LlamaIndex ParseBench: Content Faithfulness Deep-Dive
Jerry Liu followed up yesterday's Opus 4.7 OCR numbers with ParseBench's content-faithfulness methodology: "Did the parser capture all the text, in order, without making things up?" Three grading failure modes for every parse. Useful companion to the headline accuracy numbers — enterprise document pipelines fail on hallucinated content before they fail on accuracy.

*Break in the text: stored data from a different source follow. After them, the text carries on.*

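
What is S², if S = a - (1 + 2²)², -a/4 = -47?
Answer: 26569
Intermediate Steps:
a = 188 (a = -4*(-47) = 188)
S = 163 (S = 188 - (1 + 2²)² = 188 - (1 + 4)² = 188 - 1*5² = 188 - 1*25 = 188 - 25 = 163)
S² = 163² = 26569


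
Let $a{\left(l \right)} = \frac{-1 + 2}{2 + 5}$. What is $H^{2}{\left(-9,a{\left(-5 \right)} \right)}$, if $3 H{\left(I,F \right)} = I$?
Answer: $9$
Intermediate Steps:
$a{\left(l \right)} = \frac{1}{7}$ ($a{\left(l \right)} = 1 \cdot \frac{1}{7} = \frac{1}{7}$)
$H{\left(I,F \right)} = \frac{I}{3}$
$H^{2}{\left(-9,a{\left(-5 \right)} \right)} = \left(\frac{1}{3} \left(-9\right)\right)^{2} = \left(-3\right)^{2} = 9$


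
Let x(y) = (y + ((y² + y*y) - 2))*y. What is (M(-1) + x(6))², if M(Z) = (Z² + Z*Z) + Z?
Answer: 208849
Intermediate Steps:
M(Z) = Z + 2*Z² (M(Z) = (Z² + Z²) + Z = 2*Z² + Z = Z + 2*Z²)
x(y) = y*(-2 + y + 2*y²) (x(y) = (y + ((y² + y²) - 2))*y = (y + (2*y² - 2))*y = (y + (-2 + 2*y²))*y = (-2 + y + 2*y²)*y = y*(-2 + y + 2*y²))
(M(-1) + x(6))² = (-(1 + 2*(-1)) + 6*(-2 + 6 + 2*6²))² = (-(1 - 2) + 6*(-2 + 6 + 2*36))² = (-1*(-1) + 6*(-2 + 6 + 72))² = (1 + 6*76)² = (1 + 456)² = 457² = 208849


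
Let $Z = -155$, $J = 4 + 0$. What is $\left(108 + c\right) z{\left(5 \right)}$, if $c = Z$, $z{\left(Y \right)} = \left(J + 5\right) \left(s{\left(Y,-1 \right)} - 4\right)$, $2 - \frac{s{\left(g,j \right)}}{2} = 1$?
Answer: $846$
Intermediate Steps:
$s{\left(g,j \right)} = 2$ ($s{\left(g,j \right)} = 4 - 2 = 2$)
$J = 4$
$z{\left(Y \right)} = -18$ ($z{\left(Y \right)} = \left(4 + 5\right) \left(2 - 4\right) = 9 \left(-2\right) = -18$)
$c = -155$
$\left(108 + c\right) z{\left(5 \right)} = \left(108 - 155\right) \left(-18\right) = \left(-47\right) \left(-18\right) = 846$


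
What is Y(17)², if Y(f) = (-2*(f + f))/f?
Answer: 16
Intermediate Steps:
Y(f) = -4 (Y(f) = (-4*f)/f = -4)
Y(17)² = (-4)² = 16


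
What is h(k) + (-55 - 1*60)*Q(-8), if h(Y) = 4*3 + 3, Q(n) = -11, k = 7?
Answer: 1280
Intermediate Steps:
h(Y) = 15 (h(Y) = 12 + 3 = 15)
h(k) + (-55 - 1*60)*Q(-8) = 15 + (-55 - 1*60)*(-11) = 15 + (-55 - 60)*(-11) = 15 - 115*(-11) = 15 + 1265 = 1280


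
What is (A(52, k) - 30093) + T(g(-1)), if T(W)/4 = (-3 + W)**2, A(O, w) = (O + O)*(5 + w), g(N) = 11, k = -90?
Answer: -38677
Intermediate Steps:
A(O, w) = 2*O*(5 + w) (A(O, w) = (2*O)*(5 + w) = 2*O*(5 + w))
T(W) = 4*(-3 + W)**2
(A(52, k) - 30093) + T(g(-1)) = (2*52*(5 - 90) - 30093) + 4*(-3 + 11)**2 = (2*52*(-85) - 30093) + 4*8**2 = (-8840 - 30093) + 4*64 = -38933 + 256 = -38677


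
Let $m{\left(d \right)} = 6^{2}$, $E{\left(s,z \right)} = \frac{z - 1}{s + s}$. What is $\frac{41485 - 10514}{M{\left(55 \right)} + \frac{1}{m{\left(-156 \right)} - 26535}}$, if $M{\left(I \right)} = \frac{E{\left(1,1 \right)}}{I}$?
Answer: $-820700529$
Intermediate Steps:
$E{\left(s,z \right)} = \frac{-1 + z}{2 s}$
$m{\left(d \right)} = 36$
$M{\left(I \right)} = 0$ ($M{\left(I \right)} = \frac{\frac{1}{2} \cdot 1^{-1} \left(-1 + 1\right)}{I} = \frac{\frac{1}{2} \cdot 1 \cdot 0}{I} = \frac{0}{I} = 0$)
$\frac{41485 - 10514}{M{\left(55 \right)} + \frac{1}{m{\left(-156 \right)} - 26535}} = \frac{41485 - 10514}{0 + \frac{1}{36 - 26535}} = \frac{30971}{0 + \frac{1}{-26499}} = \frac{30971}{0 - \frac{1}{26499}} = \frac{30971}{- \frac{1}{26499}} = 30971 \left(-26499\right) = -820700529$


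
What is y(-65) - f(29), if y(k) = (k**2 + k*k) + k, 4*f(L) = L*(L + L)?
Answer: 15929/2 ≈ 7964.5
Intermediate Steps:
f(L) = L**2/2 (f(L) = (L*(L + L))/4 = (L*(2*L))/4 = (2*L**2)/4 = L**2/2)
y(k) = k + 2*k**2 (y(k) = (k**2 + k**2) + k = 2*k**2 + k = k + 2*k**2)
y(-65) - f(29) = -65*(1 + 2*(-65)) - 29**2/2 = -65*(1 - 130) - 841/2 = -65*(-129) - 1*841/2 = 8385 - 841/2 = 15929/2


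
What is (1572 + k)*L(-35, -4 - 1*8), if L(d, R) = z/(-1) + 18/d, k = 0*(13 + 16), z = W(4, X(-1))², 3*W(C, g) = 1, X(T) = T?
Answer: -103228/105 ≈ -983.12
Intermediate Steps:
W(C, g) = ⅓ (W(C, g) = (⅓)*1 = ⅓)
z = ⅑ (z = (⅓)² = ⅑ ≈ 0.11111)
k = 0 (k = 0*29 = 0)
L(d, R) = -⅑ + 18/d (L(d, R) = (⅑)/(-1) + 18/d = (⅑)*(-1) + 18/d = -⅑ + 18/d)
(1572 + k)*L(-35, -4 - 1*8) = (1572 + 0)*((⅑)*(162 - 1*(-35))/(-35)) = 1572*((⅑)*(-1/35)*(162 + 35)) = 1572*((⅑)*(-1/35)*197) = 1572*(-197/315) = -103228/105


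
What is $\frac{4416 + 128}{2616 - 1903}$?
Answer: $\frac{4544}{713} \approx 6.3731$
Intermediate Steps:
$\frac{4416 + 128}{2616 - 1903} = \frac{4544}{713}$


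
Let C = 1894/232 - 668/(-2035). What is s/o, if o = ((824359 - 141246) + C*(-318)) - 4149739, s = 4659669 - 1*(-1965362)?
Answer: -781952408930/409484603427 ≈ -1.9096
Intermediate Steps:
s = 6625031 (s = 4659669 + 1965362 = 6625031)
C = 2004633/236060 (C = 1894*(1/232) - 668*(-1/2035) = 947/116 + 668/2035 = 2004633/236060 ≈ 8.4921)
o = -409484603427/118030 (o = ((824359 - 141246) + (2004633/236060)*(-318)) - 4149739 = (683113 - 318736647/118030) - 4149739 = 80309090743/118030 - 4149739 = -409484603427/118030 ≈ -3.4693e+6)
s/o = 6625031/(-409484603427/118030) = 6625031*(-118030/409484603427) = -781952408930/409484603427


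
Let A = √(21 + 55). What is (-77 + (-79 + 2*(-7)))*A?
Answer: -340*√19 ≈ -1482.0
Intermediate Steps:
A = 2*√19 (A = √76 = 2*√19 ≈ 8.7178)
(-77 + (-79 + 2*(-7)))*A = (-77 + (-79 + 2*(-7)))*(2*√19) = (-77 + (-79 - 14))*(2*√19) = (-77 - 93)*(2*√19) = -340*√19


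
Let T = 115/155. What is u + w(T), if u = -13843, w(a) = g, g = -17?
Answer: -13860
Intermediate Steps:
T = 23/31 (T = 115*(1/155) = 23/31 ≈ 0.74194)
w(a) = -17
u + w(T) = -13843 - 17 = -13860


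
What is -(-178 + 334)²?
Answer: -24336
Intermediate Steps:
-(-178 + 334)² = -1*156² = -1*24336 = -24336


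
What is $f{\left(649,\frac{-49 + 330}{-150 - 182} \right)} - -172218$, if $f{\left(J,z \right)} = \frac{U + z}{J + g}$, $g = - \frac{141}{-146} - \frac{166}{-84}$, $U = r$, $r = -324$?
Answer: $\frac{57143448604035}{331809764} \approx 1.7222 \cdot 10^{5}$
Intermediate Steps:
$U = -324$
$g = \frac{4510}{1533}$ ($g = \left(-141\right) \left(- \frac{1}{146}\right) - - \frac{83}{42} = \frac{141}{146} + \frac{83}{42} = \frac{4510}{1533} \approx 2.9419$)
$f{\left(J,z \right)} = \frac{-324 + z}{\frac{4510}{1533} + J}$ ($f{\left(J,z \right)} = \frac{-324 + z}{J + \frac{4510}{1533}} = \frac{-324 + z}{\frac{4510}{1533} + J}$)
$f{\left(649,\frac{-49 + 330}{-150 - 182} \right)} - -172218 = \frac{1533 \left(-324 + \frac{-49 + 330}{-150 - 182}\right)}{4510 + 1533 \cdot 649} - -172218 = \frac{1533 \left(-324 + \frac{281}{-332}\right)}{4510 + 994917} + 172218 = \frac{1533 \left(-324 + 281 \left(- \frac{1}{332}\right)\right)}{999427} + 172218 = 1533 \cdot \frac{1}{999427} \left(-324 - \frac{281}{332}\right) + 172218 = 1533 \cdot \frac{1}{999427} \left(- \frac{107849}{332}\right) + 172218 = - \frac{165332517}{331809764} + 172218 = \frac{57143448604035}{331809764}$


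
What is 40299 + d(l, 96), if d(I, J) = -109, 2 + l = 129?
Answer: 40190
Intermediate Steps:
l = 127 (l = -2 + 129 = 127)
40299 + d(l, 96) = 40299 - 109 = 40190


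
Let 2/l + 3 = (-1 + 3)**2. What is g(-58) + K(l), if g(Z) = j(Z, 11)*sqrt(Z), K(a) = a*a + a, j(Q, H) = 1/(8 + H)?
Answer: 6 + I*sqrt(58)/19 ≈ 6.0 + 0.40083*I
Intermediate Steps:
l = 2 (l = 2/(-3 + (-1 + 3)**2) = 2/(-3 + 2**2) = 2/(-3 + 4) = 2/1 = 2*1 = 2)
K(a) = a + a**2 (K(a) = a**2 + a = a + a**2)
g(Z) = sqrt(Z)/19 (g(Z) = sqrt(Z)/(8 + 11) = sqrt(Z)/19)
g(-58) + K(l) = sqrt(-58)/19 + 2*(1 + 2) = (I*sqrt(58))/19 + 2*3 = I*sqrt(58)/19 + 6 = 6 + I*sqrt(58)/19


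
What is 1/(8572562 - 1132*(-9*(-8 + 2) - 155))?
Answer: 1/8686894 ≈ 1.1512e-7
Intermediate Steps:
1/(8572562 - 1132*(-9*(-8 + 2) - 155)) = 1/(8572562 - 1132*(-9*(-6) - 155)) = 1/(8572562 - 1132*(54 - 155)) = 1/(8572562 - 1132*(-101)) = 1/(8572562 + 114332) = 1/8686894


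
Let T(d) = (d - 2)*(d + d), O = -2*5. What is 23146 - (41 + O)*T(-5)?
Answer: 20976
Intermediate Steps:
O = -10
T(d) = 2*d*(-2 + d) (T(d) = (-2 + d)*(2*d) = 2*d*(-2 + d))
23146 - (41 + O)*T(-5) = 23146 - (41 - 10)*2*(-5)*(-2 - 5) = 23146 - 31*2*(-5)*(-7) = 23146 - 31*70 = 23146 - 1*2170 = 23146 - 2170 = 20976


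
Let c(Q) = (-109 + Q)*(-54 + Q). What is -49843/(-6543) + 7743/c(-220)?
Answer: 4543809527/589825278 ≈ 7.7037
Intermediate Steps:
-49843/(-6543) + 7743/c(-220) = -49843/(-6543) + 7743/(5886 + (-220)² - 163*(-220)) = -49843*(-1/6543) + 7743/(5886 + 48400 + 35860) = 49843/6543 + 7743/90146 = 4543809527/589825278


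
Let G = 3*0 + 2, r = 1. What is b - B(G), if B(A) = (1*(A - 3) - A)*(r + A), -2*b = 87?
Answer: -69/2 ≈ -34.500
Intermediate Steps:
b = -87/2 (b = -1/2*87 = -87/2 ≈ -43.500)
G = 2 (G = 0 + 2 = 2)
B(A) = -3 - 3*A (B(A) = (1*(A - 3) - A)*(1 + A) = (1*(-3 + A) - A)*(1 + A) = ((-3 + A) - A)*(1 + A) = -3*(1 + A) = -3 - 3*A)
b - B(G) = -87/2 - (-3 - 3*2) = -87/2 - (-3 - 6) = -87/2 - 1*(-9) = -87/2 + 9 = -69/2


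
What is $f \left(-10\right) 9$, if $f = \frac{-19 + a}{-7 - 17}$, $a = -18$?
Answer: $- \frac{555}{4} \approx -138.75$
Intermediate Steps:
$f = \frac{37}{24}$ ($f = \frac{-19 - 18}{-7 - 17} = - \frac{37}{-24} = \left(-37\right) \left(- \frac{1}{24}\right) = \frac{37}{24} \approx 1.5417$)
$f \left(-10\right) 9 = \frac{37}{24} \left(-10\right) 9 = \left(- \frac{185}{12}\right) 9 = - \frac{555}{4}$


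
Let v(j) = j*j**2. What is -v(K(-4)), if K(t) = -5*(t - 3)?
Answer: -42875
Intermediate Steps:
K(t) = 15 - 5*t (K(t) = -5*(-3 + t) = 15 - 5*t)
v(j) = j**3
-v(K(-4)) = -(15 - 5*(-4))**3 = -(15 + 20)**3 = -1*35**3 = -1*42875 = -42875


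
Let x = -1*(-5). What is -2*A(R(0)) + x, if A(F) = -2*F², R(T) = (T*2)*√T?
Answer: 5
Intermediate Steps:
R(T) = 2*T^(3/2) (R(T) = (2*T)*√T = 2*T^(3/2))
x = 5
-2*A(R(0)) + x = -(-4)*(2*0^(3/2))² + 5 = -(-4)*(2*0)² + 5 = -(-4)*0² + 5 = -(-4)*0 + 5 = -2*0 + 5 = 0 + 5 = 5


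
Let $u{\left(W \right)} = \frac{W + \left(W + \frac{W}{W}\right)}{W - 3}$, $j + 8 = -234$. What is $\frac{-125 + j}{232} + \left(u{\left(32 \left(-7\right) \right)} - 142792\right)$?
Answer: $- \frac{7519977493}{52664} \approx -1.4279 \cdot 10^{5}$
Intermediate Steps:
$j = -242$ ($j = -8 - 234 = -242$)
$u{\left(W \right)} = \frac{1 + 2 W}{-3 + W}$ ($u{\left(W \right)} = \frac{W + \left(W + 1\right)}{-3 + W} = \frac{W + \left(1 + W\right)}{-3 + W} = \frac{1 + 2 W}{-3 + W}$)
$\frac{-125 + j}{232} + \left(u{\left(32 \left(-7\right) \right)} - 142792\right) = \frac{-125 - 242}{232} - \left(142792 - \frac{1 + 2 \cdot 32 \left(-7\right)}{-3 + 32 \left(-7\right)}\right) = \left(-367\right) \frac{1}{232} - \left(142792 - \frac{1 + 2 \left(-224\right)}{-3 - 224}\right) = - \frac{367}{232} - \left(142792 - \frac{1 - 448}{-227}\right) = - \frac{367}{232} - \frac{32413337}{227} = - \frac{7519977493}{52664}$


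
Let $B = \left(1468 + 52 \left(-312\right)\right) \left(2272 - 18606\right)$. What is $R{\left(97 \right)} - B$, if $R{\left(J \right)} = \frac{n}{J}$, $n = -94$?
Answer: $- \frac{23379376982}{97} \approx -2.4102 \cdot 10^{8}$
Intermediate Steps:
$R{\left(J \right)} = - \frac{94}{J}$
$B = 241024504$ ($B = \left(1468 - 16224\right) \left(-16334\right) = \left(-14756\right) \left(-16334\right) = 241024504$)
$R{\left(97 \right)} - B = - \frac{94}{97} - 241024504 = - \frac{23379376982}{97}$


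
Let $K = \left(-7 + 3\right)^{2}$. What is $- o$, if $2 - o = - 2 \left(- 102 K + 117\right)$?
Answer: $3028$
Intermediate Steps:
$K = 16$ ($K = \left(-4\right)^{2} = 16$)
$o = -3028$ ($o = 2 - - 2 \left(\left(-102\right) 16 + 117\right) = 2 - - 2 \left(-1632 + 117\right) = 2 - \left(-2\right) \left(-1515\right) = 2 - 3030 = -3028$)
$- o = \left(-1\right) \left(-3028\right) = 3028$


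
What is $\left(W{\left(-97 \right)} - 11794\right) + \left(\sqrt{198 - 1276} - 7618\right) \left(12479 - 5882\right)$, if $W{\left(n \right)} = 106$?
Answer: $-50267634 + 46179 i \sqrt{22} \approx -5.0268 \cdot 10^{7} + 2.166 \cdot 10^{5} i$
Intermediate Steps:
$\left(W{\left(-97 \right)} - 11794\right) + \left(\sqrt{198 - 1276} - 7618\right) \left(12479 - 5882\right) = \left(106 - 11794\right) + \left(\sqrt{198 - 1276} - 7618\right) \left(12479 - 5882\right) = -11688 + \left(\sqrt{-1078} - 7618\right) 6597 = -11688 + \left(7 i \sqrt{22} - 7618\right) 6597 = -11688 + \left(-7618 + 7 i \sqrt{22}\right) 6597 = -11688 - \left(50255946 - 46179 i \sqrt{22}\right) = -50267634 + 46179 i \sqrt{22}$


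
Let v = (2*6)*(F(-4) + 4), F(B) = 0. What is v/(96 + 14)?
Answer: 24/55 ≈ 0.43636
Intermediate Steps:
v = 48 (v = (2*6)*(0 + 4) = 12*4 = 48)
v/(96 + 14) = 48/(96 + 14) = 48/110 = 48*(1/110) = 24/55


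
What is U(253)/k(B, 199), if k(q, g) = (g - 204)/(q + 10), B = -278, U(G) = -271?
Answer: -72628/5 ≈ -14526.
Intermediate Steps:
k(q, g) = (-204 + g)/(10 + q)
U(253)/k(B, 199) = -271*(10 - 278)/(-204 + 199) = -271/(-5/(-268)) = -271/((-1/268*(-5))) = -271/5/268 = -271*268/5 = -72628/5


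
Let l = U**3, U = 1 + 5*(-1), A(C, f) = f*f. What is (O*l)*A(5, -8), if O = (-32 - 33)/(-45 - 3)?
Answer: -16640/3 ≈ -5546.7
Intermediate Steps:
A(C, f) = f**2
O = 65/48 (O = -65/(-48) = -65*(-1/48) = 65/48 ≈ 1.3542)
U = -4 (U = 1 - 5 = -4)
l = -64 (l = (-4)**3 = -64)
(O*l)*A(5, -8) = ((65/48)*(-64))*(-8)**2 = -260/3*64 = -16640/3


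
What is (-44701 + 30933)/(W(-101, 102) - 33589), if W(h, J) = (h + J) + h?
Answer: 13768/33689 ≈ 0.40868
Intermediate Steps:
W(h, J) = J + 2*h (W(h, J) = (J + h) + h = J + 2*h)
(-44701 + 30933)/(W(-101, 102) - 33589) = (-44701 + 30933)/((102 + 2*(-101)) - 33589) = -13768/((102 - 202) - 33589) = -13768/(-100 - 33589) = -13768/(-33689) = -13768*(-1/33689) = 13768/33689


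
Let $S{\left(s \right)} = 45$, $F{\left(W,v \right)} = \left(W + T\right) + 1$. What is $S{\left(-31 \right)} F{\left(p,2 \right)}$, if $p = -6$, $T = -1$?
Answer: $-270$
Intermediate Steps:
$F{\left(W,v \right)} = W$ ($F{\left(W,v \right)} = \left(W - 1\right) + 1 = \left(-1 + W\right) + 1 = W$)
$S{\left(-31 \right)} F{\left(p,2 \right)} = 45 \left(-6\right) = -270$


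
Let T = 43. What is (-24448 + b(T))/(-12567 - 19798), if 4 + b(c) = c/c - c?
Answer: 24494/32365 ≈ 0.75681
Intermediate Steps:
b(c) = -3 - c (b(c) = -4 + (c/c - c) = -4 + (1 - c) = -3 - c)
(-24448 + b(T))/(-12567 - 19798) = (-24448 + (-3 - 1*43))/(-12567 - 19798) = (-24448 + (-3 - 43))/(-32365) = (-24448 - 46)*(-1/32365) = -24494*(-1/32365) = 24494/32365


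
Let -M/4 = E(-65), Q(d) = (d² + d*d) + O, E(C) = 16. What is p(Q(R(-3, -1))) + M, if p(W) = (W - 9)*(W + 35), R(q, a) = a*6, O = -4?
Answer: 6013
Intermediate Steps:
R(q, a) = 6*a
Q(d) = -4 + 2*d² (Q(d) = (d² + d*d) - 4 = (d² + d²) - 4 = 2*d² - 4 = -4 + 2*d²)
p(W) = (-9 + W)*(35 + W)
M = -64 (M = -4*16 = -64)
p(Q(R(-3, -1))) + M = (-315 + (-4 + 2*(6*(-1))²)² + 26*(-4 + 2*(6*(-1))²)) - 64 = (-315 + (-4 + 2*(-6)²)² + 26*(-4 + 2*(-6)²)) - 64 = (-315 + (-4 + 2*36)² + 26*(-4 + 2*36)) - 64 = (-315 + (-4 + 72)² + 26*(-4 + 72)) - 64 = (-315 + 68² + 26*68) - 64 = (-315 + 4624 + 1768) - 64 = 6077 - 64 = 6013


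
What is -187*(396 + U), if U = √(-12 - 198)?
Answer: -74052 - 187*I*√210 ≈ -74052.0 - 2709.9*I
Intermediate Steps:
U = I*√210 (U = √(-210) = I*√210 ≈ 14.491*I)
-187*(396 + U) = -187*(396 + I*√210) = -74052 - 187*I*√210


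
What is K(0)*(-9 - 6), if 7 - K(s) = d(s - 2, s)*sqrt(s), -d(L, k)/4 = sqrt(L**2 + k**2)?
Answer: -105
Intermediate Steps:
d(L, k) = -4*sqrt(L**2 + k**2)
K(s) = 7 + 4*sqrt(s)*sqrt(s**2 + (-2 + s)**2) (K(s) = 7 - (-4*sqrt((s - 2)**2 + s**2))*sqrt(s) = 7 - (-4*sqrt((-2 + s)**2 + s**2))*sqrt(s) = 7 - (-4*sqrt(s**2 + (-2 + s)**2))*sqrt(s) = 7 - (-4)*sqrt(s)*sqrt(s**2 + (-2 + s)**2) = 7 + 4*sqrt(s)*sqrt(s**2 + (-2 + s)**2))
K(0)*(-9 - 6) = (7 + 4*sqrt(0)*sqrt(0**2 + (-2 + 0)**2))*(-9 - 6) = (7 + 4*0*sqrt(0 + (-2)**2))*(-15) = (7 + 4*0*sqrt(0 + 4))*(-15) = (7 + 4*0*sqrt(4))*(-15) = (7 + 4*0*2)*(-15) = (7 + 0)*(-15) = 7*(-15) = -105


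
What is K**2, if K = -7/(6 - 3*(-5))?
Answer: 1/9 ≈ 0.11111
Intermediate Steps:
K = -1/3 (K = -7/(6 + 15) = -7/21 = (1/21)*(-7) = -1/3 ≈ -0.33333)
K**2 = (-1/3)**2 = 1/9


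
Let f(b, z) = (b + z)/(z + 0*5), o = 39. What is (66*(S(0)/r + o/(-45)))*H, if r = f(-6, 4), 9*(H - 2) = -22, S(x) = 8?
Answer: 22264/45 ≈ 494.76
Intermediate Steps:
f(b, z) = (b + z)/z (f(b, z) = (b + z)/(z + 0) = (b + z)/z)
H = -4/9 (H = 2 + (1/9)*(-22) = 2 - 22/9 = -4/9 ≈ -0.44444)
r = -1/2 (r = (-6 + 4)/4 = (1/4)*(-2) = -1/2 ≈ -0.50000)
(66*(S(0)/r + o/(-45)))*H = (66*(8/(-1/2) + 39/(-45)))*(-4/9) = (66*(8*(-2) + 39*(-1/45)))*(-4/9) = (66*(-16 - 13/15))*(-4/9) = (66*(-253/15))*(-4/9) = -5566/5*(-4/9) = 22264/45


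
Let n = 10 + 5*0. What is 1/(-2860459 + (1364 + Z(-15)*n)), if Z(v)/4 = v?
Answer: -1/2859695 ≈ -3.4969e-7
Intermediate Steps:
Z(v) = 4*v
n = 10 (n = 10 + 0 = 10)
1/(-2860459 + (1364 + Z(-15)*n)) = 1/(-2860459 + (1364 + (4*(-15))*10)) = 1/(-2860459 + (1364 - 60*10)) = 1/(-2860459 + (1364 - 600)) = 1/(-2860459 + 764) = 1/(-2859695) = -1/2859695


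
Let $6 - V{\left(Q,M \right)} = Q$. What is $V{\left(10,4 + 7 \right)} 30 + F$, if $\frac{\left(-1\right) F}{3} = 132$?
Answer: $-516$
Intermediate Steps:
$F = -396$ ($F = \left(-3\right) 132 = -396$)
$V{\left(Q,M \right)} = 6 - Q$
$V{\left(10,4 + 7 \right)} 30 + F = \left(6 - 10\right) 30 - 396 = \left(-4\right) 30 - 396 = -120 - 396 = -516$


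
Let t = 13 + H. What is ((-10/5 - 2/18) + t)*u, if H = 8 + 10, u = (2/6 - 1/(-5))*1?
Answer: 416/27 ≈ 15.407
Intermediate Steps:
u = 8/15 (u = (2*(⅙) - 1*(-⅕))*1 = (⅓ + ⅕)*1 = (8/15)*1 = 8/15 ≈ 0.53333)
H = 18
t = 31 (t = 13 + 18 = 31)
((-10/5 - 2/18) + t)*u = ((-10/5 - 2/18) + 31)*(8/15) = ((-10*⅕ - 2*1/18) + 31)*(8/15) = ((-2 - ⅑) + 31)*(8/15) = (-19/9 + 31)*(8/15) = (260/9)*(8/15) = 416/27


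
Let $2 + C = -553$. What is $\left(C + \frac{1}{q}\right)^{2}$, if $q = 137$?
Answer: $\frac{5781169156}{18769} \approx 3.0802 \cdot 10^{5}$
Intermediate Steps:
$C = -555$ ($C = -2 - 553 = -555$)
$\left(C + \frac{1}{q}\right)^{2} = \left(-555 + \frac{1}{137}\right)^{2} = \left(- \frac{76034}{137}\right)^{2} = \frac{5781169156}{18769}$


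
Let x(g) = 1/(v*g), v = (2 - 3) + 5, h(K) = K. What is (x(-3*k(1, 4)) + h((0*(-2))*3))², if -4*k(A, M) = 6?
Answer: 1/324 ≈ 0.0030864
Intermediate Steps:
k(A, M) = -3/2 (k(A, M) = -¼*6 = -3/2)
v = 4 (v = -1 + 5 = 4)
x(g) = 1/(4*g)
(x(-3*k(1, 4)) + h((0*(-2))*3))² = (1/(4*((-3*(-3/2)))) + (0*(-2))*3)² = (1/(4*(9/2)) + 0*3)² = ((¼)*(2/9) + 0)² = (1/18 + 0)² = (1/18)² = 1/324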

Opus 4.7 Tuning Tips Keep Coming
Two new ones since yesterday:
- Missing thinking summaries? Numman Ali flagged that Claude Code doesn't show thinking summaries for Opus 4.7 by default — the fix is
claude --thinking-display summarized. - Default effort bumped silently: Matt PSA'd that Anthropic raised default Claude Code effort from medium to xhigh, which is going to burn more tokens than people expect. "Switch off the defaults and experiment to see what effort level suits your work best."
Anthropic's Safety Layer Over-Triggering Bans
Theo flagged: "Looks like the Anthropic 'safety layers' aren't just blocking prompts anymore, they're erroneously banning entire orgs." No firsthand screenshots in-thread, but worth monitoring — there's a steady pattern of Opus 4.7's aggressive injection-detection complaining about its own harness (e.g. Peter Szilagyi's observation carried over from yesterday).
Side Note: Server-Side Templates Are Back
Armin Ronacher, on the slop-induced simplification trend: "Now with clankers the right way to build a website once again turns out to be server side templates." Consistent with his ongoing anti-frontend-complexity arc and the /domain-model school's preference for rigid structure over over-engineered flexibility when agents are the main consumer.
AI Engineer Summit: The Slop Cannons vs. The Grown-Ups
Recap of yesterday's now-posted AI.Engineer talks:
- Harness Engineering: How to Build Software When Humans Steer, Agents Execute — @_lopopolo (OpenAI). The 5 → 50 → 5000 agents-at-once frontier.
- Building pi in a World of Slop — @badlogicgames. Today's agents as "Merchants of Learned Complexity"; 3 ways humans still add taste.
- State of the Claw — steipete's OpenClaw retrospective: 60x more security reports than typical OSS, fastest-growing OSS of all time.
- Marc Andreessen on Latent Space — argues old Nvidia chips are getting more valuable with age. swyx: "That has never happened in computing history."
Non-AI / Other
- Armin on Rust: "I love Rust, but not unconditionally. The language has some obvious warts (compilation model, lack of self borrows, compile times) and I wish we could be all more adult about it." A rare in-community criticism.
- PyCon US 2026: Long Beach, May 15–17. First West Coast PyCon US since Portland 2017; includes new AI and security tracks. Simon encouraging late Californian RSVPs.
- steipete's TED talk on OpenClaw happened this week in Vancouver — prepared in a week while working on OpenClaw and OpenAI simultaneously (context).
- T3 Code crossed 50k users: Theo reported the milestone. Stats: 53% arm Macs, ~25% Windows, Linux is 5× more popular than Intel Macs.